Ici réside toute la difficulté de ce remake. La recette de base de Resident Evil 4 tient davantage de l'alchimie que de la tambouille de Maïté (paix à son âme). Comment alors l'adapter après avoir passé à la moulinette 18 ans de game design ? La ligne directrice semble ici assez claire : donner plus de cohérence à un jeu qui pouvait en manquer cruellement à l'époque. On ne compte plus les petites facéties de l'original, entre des géants directement inspirés par les trolls des cavernes du Seigneur des Anneaux, une salle sortie du château de Bowser, une séquence en chariots digne d'Indiana Jones et le Temple Maudit et plus globalement tout le dernier tiers sur l'île, affublé d'une direction artistique en complet décalage avec le reste du jeu.
Que Serra Sera
Tout cela ne disparaît pas dans le remake, mais l'ensemble gagne en consistance. Chaque zone fourmille de détails leur conférant davantage de vie (ou de mort) et les environnements sont connectés de façon bien plus logique. Au niveau de la caractérisation des personnages aussi, tout le monde donne le sentiment d'évoluer dans la même histoire. Régie par une palette d'émotions plus "humaines" – on sent qu'Ellie est passée par là – Ashley n'est plus un boulet sur pattes qui obéit aveuglément au moindre de nos ordres. Sous ses airs d'"Al Pacino de Scarface du pauvre", Luis ressemble moins à un beau gosse intrépide tombé du ciel. Salazar n'est plus un enfant colérique en perruque, mais un homme sans âge aux dents limés à l'allure sombre et dérangeante.
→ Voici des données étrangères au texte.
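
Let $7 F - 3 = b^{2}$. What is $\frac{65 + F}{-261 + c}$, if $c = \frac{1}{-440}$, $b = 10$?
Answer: $- \frac{245520}{803887} \approx -0.30542$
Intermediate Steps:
$c = - \frac{1}{440} \approx -0.0022727$
$F = \frac{103}{7}$ ($F = \frac{3}{7} + \frac{10^{2}}{7} = \frac{3}{7} + \frac{1}{7} \cdot 100 = \frac{3}{7} + \frac{100}{7} = \frac{103}{7} \approx 14.714$)
$\frac{65 + F}{-261 + c} = \frac{65 + \frac{103}{7}}{-261 - \frac{1}{440}} = \frac{558}{7 \left(- \frac{114841}{440}\right)} = \frac{558}{7} \left(- \frac{440}{114841}\right) = - \frac{245520}{803887}$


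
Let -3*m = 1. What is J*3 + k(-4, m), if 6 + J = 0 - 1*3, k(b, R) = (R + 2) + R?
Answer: -77/3 ≈ -25.667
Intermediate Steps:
m = -⅓ (m = -⅓*1 = -⅓ ≈ -0.33333)
k(b, R) = 2 + 2*R (k(b, R) = (2 + R) + R = 2 + 2*R)
J = -9 (J = -6 + (0 - 1*3) = -6 + (0 - 3) = -6 - 3 = -9)
J*3 + k(-4, m) = -9*3 + (2 + 2*(-⅓)) = -27 + (2 - ⅔) = -27 + 4/3 = -77/3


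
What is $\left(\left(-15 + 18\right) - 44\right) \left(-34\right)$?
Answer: $1394$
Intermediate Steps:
$\left(\left(-15 + 18\right) - 44\right) \left(-34\right) = \left(3 - 44\right) \left(-34\right) = \left(-41\right) \left(-34\right) = 1394$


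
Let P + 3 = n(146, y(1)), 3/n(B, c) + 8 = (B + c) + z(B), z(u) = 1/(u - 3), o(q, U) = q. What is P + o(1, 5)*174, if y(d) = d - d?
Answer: 3375114/19735 ≈ 171.02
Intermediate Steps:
z(u) = 1/(-3 + u)
y(d) = 0
n(B, c) = 3/(-8 + B + c + 1/(-3 + B)) (n(B, c) = 3/(-8 + ((B + c) + 1/(-3 + B))) = 3/(-8 + (B + c + 1/(-3 + B))) = 3/(-8 + B + c + 1/(-3 + B)))
P = -58776/19735 (P = -3 + 3*(-3 + 146)/(1 + (-3 + 146)*(-8 + 146 + 0)) = -3 + 3*143/(1 + 143*138) = -3 + 3*143/(1 + 19734) = -3 + 3*143/19735 = -3 + 3*(1/19735)*143 = -3 + 429/19735 = -58776/19735 ≈ -2.9783)
P + o(1, 5)*174 = -58776/19735 + 1*174 = -58776/19735 + 174 = 3375114/19735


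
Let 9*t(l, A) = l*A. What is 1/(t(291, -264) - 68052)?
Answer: -1/76588 ≈ -1.3057e-5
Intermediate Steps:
t(l, A) = A*l/9 (t(l, A) = (l*A)/9 = (A*l)/9 = A*l/9)
1/(t(291, -264) - 68052) = 1/((1/9)*(-264)*291 - 68052) = 1/(-8536 - 68052) = 1/(-76588) = -1/76588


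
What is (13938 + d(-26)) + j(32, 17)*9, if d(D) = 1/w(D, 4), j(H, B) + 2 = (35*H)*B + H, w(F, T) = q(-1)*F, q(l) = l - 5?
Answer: 28948609/156 ≈ 1.8557e+5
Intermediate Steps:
q(l) = -5 + l
w(F, T) = -6*F (w(F, T) = (-5 - 1)*F = -6*F)
j(H, B) = -2 + H + 35*B*H (j(H, B) = -2 + ((35*H)*B + H) = -2 + (35*B*H + H) = -2 + (H + 35*B*H) = -2 + H + 35*B*H)
d(D) = -1/(6*D) (d(D) = 1/(-6*D) = -1/(6*D))
(13938 + d(-26)) + j(32, 17)*9 = (13938 - ⅙/(-26)) + (-2 + 32 + 35*17*32)*9 = (13938 - ⅙*(-1/26)) + (-2 + 32 + 19040)*9 = (13938 + 1/156) + 19070*9 = 2174329/156 + 171630 = 28948609/156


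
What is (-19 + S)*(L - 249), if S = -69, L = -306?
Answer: 48840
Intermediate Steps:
(-19 + S)*(L - 249) = (-19 - 69)*(-306 - 249) = -88*(-555) = 48840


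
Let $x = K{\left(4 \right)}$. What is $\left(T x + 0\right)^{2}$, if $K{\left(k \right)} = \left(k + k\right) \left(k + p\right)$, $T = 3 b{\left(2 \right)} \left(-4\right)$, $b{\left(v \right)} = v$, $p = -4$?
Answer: $0$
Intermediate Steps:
$T = -24$ ($T = 3 \cdot 2 \left(-4\right) = 6 \left(-4\right) = -24$)
$K{\left(k \right)} = 2 k \left(-4 + k\right)$ ($K{\left(k \right)} = \left(k + k\right) \left(k - 4\right) = 2 k \left(-4 + k\right)$)
$x = 0$ ($x = 2 \cdot 4 \left(-4 + 4\right) = 2 \cdot 4 \cdot 0 = 0$)
$\left(T x + 0\right)^{2} = \left(\left(-24\right) 0 + 0\right)^{2} = \left(0 + 0\right)^{2} = 0^{2} = 0$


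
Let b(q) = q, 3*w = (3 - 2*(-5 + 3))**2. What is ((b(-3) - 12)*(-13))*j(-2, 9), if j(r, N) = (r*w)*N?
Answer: -57330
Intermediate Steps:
w = 49/3 (w = (3 - 2*(-5 + 3))**2/3 = (3 - 2*(-2))**2/3 = (3 + 4)**2/3 = (1/3)*7**2 = (1/3)*49 = 49/3 ≈ 16.333)
j(r, N) = 49*N*r/3 (j(r, N) = (r*(49/3))*N = (49*r/3)*N = 49*N*r/3)
((b(-3) - 12)*(-13))*j(-2, 9) = ((-3 - 12)*(-13))*((49/3)*9*(-2)) = -15*(-13)*(-294) = 195*(-294) = -57330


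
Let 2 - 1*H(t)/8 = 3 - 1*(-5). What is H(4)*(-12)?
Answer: 576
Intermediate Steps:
H(t) = -48 (H(t) = 16 - 8*(3 - 1*(-5)) = 16 - 8*(3 + 5) = 16 - 8*8 = 16 - 64 = -48)
H(4)*(-12) = -48*(-12) = 576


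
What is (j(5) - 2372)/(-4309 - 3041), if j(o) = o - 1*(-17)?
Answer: 47/147 ≈ 0.31973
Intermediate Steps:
j(o) = 17 + o (j(o) = o + 17 = 17 + o)
(j(5) - 2372)/(-4309 - 3041) = ((17 + 5) - 2372)/(-4309 - 3041) = (22 - 2372)/(-7350) = -2350*(-1/7350) = 47/147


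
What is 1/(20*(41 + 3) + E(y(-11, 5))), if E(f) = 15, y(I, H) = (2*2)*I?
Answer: 1/895 ≈ 0.0011173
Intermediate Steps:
y(I, H) = 4*I
1/(20*(41 + 3) + E(y(-11, 5))) = 1/(20*(41 + 3) + 15) = 1/(20*44 + 15) = 1/(880 + 15) = 1/895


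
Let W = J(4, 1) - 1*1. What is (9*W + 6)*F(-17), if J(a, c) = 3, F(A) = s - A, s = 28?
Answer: 1080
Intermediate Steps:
F(A) = 28 - A
W = 2 (W = 3 - 1*1 = 3 - 1 = 2)
(9*W + 6)*F(-17) = (9*2 + 6)*(28 - 1*(-17)) = (18 + 6)*(28 + 17) = 24*45 = 1080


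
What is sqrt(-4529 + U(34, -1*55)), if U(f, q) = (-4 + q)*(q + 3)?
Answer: I*sqrt(1461) ≈ 38.223*I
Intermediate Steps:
U(f, q) = (-4 + q)*(3 + q)
sqrt(-4529 + U(34, -1*55)) = sqrt(-4529 + (-12 + (-1*55)**2 - (-1)*55)) = sqrt(-4529 + (-12 + (-55)**2 - 1*(-55))) = sqrt(-4529 + (-12 + 3025 + 55)) = sqrt(-4529 + 3068) = sqrt(-1461) = I*sqrt(1461)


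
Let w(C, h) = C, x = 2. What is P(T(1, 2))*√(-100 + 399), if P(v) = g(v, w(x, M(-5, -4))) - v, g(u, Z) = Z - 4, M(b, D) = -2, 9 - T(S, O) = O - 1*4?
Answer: -13*√299 ≈ -224.79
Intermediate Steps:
T(S, O) = 13 - O (T(S, O) = 9 - (O - 1*4) = 9 - (O - 4) = 9 - (-4 + O) = 9 + (4 - O) = 13 - O)
g(u, Z) = -4 + Z
P(v) = -2 - v (P(v) = (-4 + 2) - v = -2 - v)
P(T(1, 2))*√(-100 + 399) = (-2 - (13 - 1*2))*√(-100 + 399) = (-2 - (13 - 2))*√299 = (-2 - 1*11)*√299 = (-2 - 11)*√299 = -13*√299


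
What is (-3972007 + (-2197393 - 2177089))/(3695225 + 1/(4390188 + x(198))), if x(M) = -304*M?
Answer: -36140263984044/16000309469101 ≈ -2.2587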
De même, on ressent sur leurs visages distordus la douleur des moines possédés par ces saletés d'araignées. On déglutit lourdement en découvrant le sort réservé à ces randonneuses bien mal inspirées pour leur dernier trek. Ce n'est pas que Resident Evil 4 a sacrifié son côté pulp sur l'autel d'une époque qui se prend un peu trop au sérieux. Mais dans la foulée de ses précédentes réussites, la saga n'a plus peur de se couper du public en proposant des ambiances poisseuses, des scènes stressantes voire carrément flippantes… sans faire oublier que l'on vient quand même pour faire exploser des têtes au fusil à pompe.
Oui, Resident Evil 4 Remake est un jeu de son époque. En noircissant le tableau, on pourrait même dire qu'il n'invente rien qui n'a déjà été vu ailleurs, et en premier lieu dans sa propre série. Sauf que Resident Evil 4 Remake est aussi et surtout un jeu qui a tout compris à son époque. Pas en se contentant d'offrir au joueur ce qu'il était venu chercher, mais en dépassant ses attentes. L'épisode original de 2005 fait partie des jeux les plus importants de mon histoire du jeu vidéo, et il le restera à jamais. Mais cette version fait bien plus que d'en préserver le souvenir. Elle le matérialise. En gommant ses (rares) défauts pour transcender ses (nombreuses) qualités. En unifiant ce qui était dispersé. Finies les deux versions de RE4 qui existaient simultanément. Il n'en reste plus qu'une. Et elle n'a jamais été aussi vivante.